Jupyter notebooks in science gateways

San Diego Supercomputer Center, University of California, San Diego, San Diego, California, United States
DOI
10.7287/peerj.preprints.2577v2
Subject Areas
Data Science, Scientific Computing and Simulation
Keywords
High Performance Computing, Scientific Gateways, Jupyter Notebooks
Copyright
© 2016 Zonca
Licence
This is an open access article distributed under the terms of the Creative Commons Attribution License, which permits unrestricted use, distribution, reproduction and adaptation in any medium and for any purpose provided that it is properly attributed. For attribution, the original author(s), title, publication source (PeerJ Preprints) and either DOI or URL of the article must be cited.
Cite this article
Zonca A. 2016. Jupyter notebooks in science gateways.

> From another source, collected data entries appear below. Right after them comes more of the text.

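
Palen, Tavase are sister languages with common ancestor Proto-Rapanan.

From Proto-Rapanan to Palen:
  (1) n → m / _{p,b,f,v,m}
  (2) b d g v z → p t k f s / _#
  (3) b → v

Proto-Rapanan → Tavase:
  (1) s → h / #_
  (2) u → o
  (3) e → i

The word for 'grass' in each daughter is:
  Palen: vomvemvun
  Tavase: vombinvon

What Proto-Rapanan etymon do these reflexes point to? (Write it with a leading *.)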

PeerJ Preprints 4:e2577v2

Abstract

Jupyter Notebooks empower scientists to create executable documents that include text, equations, code and figures. Notebooks are a simple way to create reproducible and shareable workflows. The Jupyter developers have also released a multi-user notebook environment: Jupyterhub. Jupyterhub provides an extensible platform for handling user authentication and spawning the Notebook application to each user. I developed a plugin for Jupyterhub to spawn notebooks on a Supercomputer and integrated the authentication with CILogon and XSEDE. Scientists can authenticate on their browser and connect to a Jupyter Notebook instance running on the computing node of a Supercomputer, in my test deployment SDSC Comet. Jupyterhub can benefit Science Gateways by providing an expressive interface to a centralized environment with many software tools pre-installed and allow scientists to access Gateway functionality via web API. Scientists can then define their own workflows with maximum flexibility: they can mix data processing with a programming language of their choice, e.g. Python, R or Julia, add their own software modules and call the Gateway web API for the more resource-intensive operations. Workflows written as notebooks and executed in such a standard environment boost reproducibility with minimal effort from the scientists. Such notebooks can be both attached to publications to ensure reproducibility of past research and also modified and improved by other interested research groups. In this talk I will introduce the functionalities of Jupyterhub, give an overview of the architecture of the interface with XSEDE authentication and with Comet and finally different scenarios where Jupyter Notebooks can be integrated into Science Gateways.

Author Comment

This is a preprint submission to PeerJ Preprints (Proceedings for 8th International Workshop on Science Gateways (IWSG 2016), 8-10 June 2016). First upload had a malformed PDF manuscript.